Health Policies for 2015

The political parties have not yet produced their manifestos for 2015.  This is a round up of  their current statements about health policy.

Labour’s Health and Care Policy is in detail on this site.

The Conservative Party website doesn’t seem to say anything about health at all, and nobody in the Conservative Party now wants to talk about the Health and Social Care Act of 2012.

Liberal Democrats say  Tories and Labour have put the NHS at risk. It was Liberal Democrats who stopped Conservative privatisation plans and reverse some of Labour’s policies which meant private health companies got special favours. In fact, Labour paid private companies £250 million for operations they didn’t even perform. Liberal Democrats have made sure that can never happen again.

The Green Party produced a very lengthy policy statement in 2010, which has been recently amended.  It deals at length with health as well as with treatment.

It’s difficult to work out what UKIP policy is.  Their website isn’t very helpful. What it says about health is:

  • Open GP surgeries in the evening, for full-time workers, where there is demand.
  • Locally-elected County Health Boards to inspect hospitals – to avoid another Stafford Hospital crisis.

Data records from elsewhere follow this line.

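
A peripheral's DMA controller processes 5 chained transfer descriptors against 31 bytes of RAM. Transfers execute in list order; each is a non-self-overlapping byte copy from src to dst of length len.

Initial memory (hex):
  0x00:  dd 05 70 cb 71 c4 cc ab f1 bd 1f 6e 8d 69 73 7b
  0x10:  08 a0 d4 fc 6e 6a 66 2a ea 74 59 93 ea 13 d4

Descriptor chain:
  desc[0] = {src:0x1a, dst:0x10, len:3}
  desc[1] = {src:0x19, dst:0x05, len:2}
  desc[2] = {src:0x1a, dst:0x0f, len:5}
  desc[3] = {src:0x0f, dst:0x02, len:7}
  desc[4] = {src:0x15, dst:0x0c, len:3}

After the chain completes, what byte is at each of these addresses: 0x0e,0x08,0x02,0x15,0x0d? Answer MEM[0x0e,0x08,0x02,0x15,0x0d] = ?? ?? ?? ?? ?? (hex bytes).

#0 dst[0x10+3] := {0x59,0x93,0xea}
#1 dst[0x05+2] := {0x74,0x59}
#2 dst[0x0f+5] := {0x59,0x93,0xea,0x13,0xd4}
#3 dst[0x02+7] := {0x59,0x93,0xea,0x13,0xd4,0x6e,0x6a}
#4 dst[0x0c+3] := {0x6a,0x66,0x2a}
query mem[0x0e]=0x2a, mem[0x08]=0x6a, mem[0x02]=0x59, mem[0x15]=0x6a, mem[0x0d]=0x66

MEM[0x0e,0x08,0x02,0x15,0x0d] = 2a 6a 59 6a 66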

But next to them there is this rather ambiguous graphic:

Approved Health Insurance

Louise Bours, the UKIP candidate in Heywood is quoted as saying: ‘UKIP will ensure the NHS remains free at the point of delivery and need. A two tier national health system, where those with money can opt to pay for enhanced services will never be acceptable’.  The party would abolish Monitor and the Care Quality Commission which regulates hospital care quality and replace them with  local health boards run by clinicians.

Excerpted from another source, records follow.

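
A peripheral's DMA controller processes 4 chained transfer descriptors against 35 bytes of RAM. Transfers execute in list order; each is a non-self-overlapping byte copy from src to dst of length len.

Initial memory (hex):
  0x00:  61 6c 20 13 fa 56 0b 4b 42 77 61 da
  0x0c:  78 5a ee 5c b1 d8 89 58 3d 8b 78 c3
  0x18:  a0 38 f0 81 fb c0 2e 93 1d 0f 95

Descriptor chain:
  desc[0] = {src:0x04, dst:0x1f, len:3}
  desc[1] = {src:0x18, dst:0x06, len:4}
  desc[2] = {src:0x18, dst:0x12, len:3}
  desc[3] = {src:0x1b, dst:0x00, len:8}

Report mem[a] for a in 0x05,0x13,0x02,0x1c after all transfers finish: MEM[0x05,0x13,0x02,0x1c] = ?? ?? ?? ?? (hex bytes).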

The Scottish National Party stresses:

  • Protecting the health service
  • Shorter waiting times
  • One stop cancer diagnosis
  • Cleaner and safer hospitals
  • More flexible access to healthcare

Plaid Cymru, like Andy Burnham, believe health and social care should be merged and provide a fully integrated service.

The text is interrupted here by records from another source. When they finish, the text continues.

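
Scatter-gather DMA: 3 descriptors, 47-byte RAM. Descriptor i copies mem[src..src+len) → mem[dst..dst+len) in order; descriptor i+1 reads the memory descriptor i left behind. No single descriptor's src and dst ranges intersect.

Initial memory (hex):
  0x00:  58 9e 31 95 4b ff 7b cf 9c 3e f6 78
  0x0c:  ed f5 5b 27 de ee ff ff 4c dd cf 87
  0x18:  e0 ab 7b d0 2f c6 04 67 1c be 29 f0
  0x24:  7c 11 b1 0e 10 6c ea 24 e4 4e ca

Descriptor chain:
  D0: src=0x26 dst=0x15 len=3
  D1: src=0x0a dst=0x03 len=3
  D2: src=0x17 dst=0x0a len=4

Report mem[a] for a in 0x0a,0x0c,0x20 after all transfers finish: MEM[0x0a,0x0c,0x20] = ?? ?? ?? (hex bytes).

[0] 0x26->0x15 len=3 : b1 0e 10
[1] 0x0a->0x03 len=3 : f6 78 ed
[2] 0x17->0x0a len=4 : 10 e0 ab 7b
query mem[0x0a]=0x10, mem[0x0c]=0xab, mem[0x20]=0x1c

MEM[0x0a,0x0c,0x20] = 10 ab 1c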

In summary – apart from the Tories, who are keeping quiet – all politicians are signed up to the NHS as the national religion. Everyone wants to see a free comprehensive service. They all want to protect the NHS and every building it’s ever used. But with the possible exception of Labour, nobody wants to talk about the problems facing the NHS.  However, on the bright side, most political parties are prepared to talk about mental health – which was not the case a few years ago, and more are prepared to talk about wellbeing and public health than used to be the case.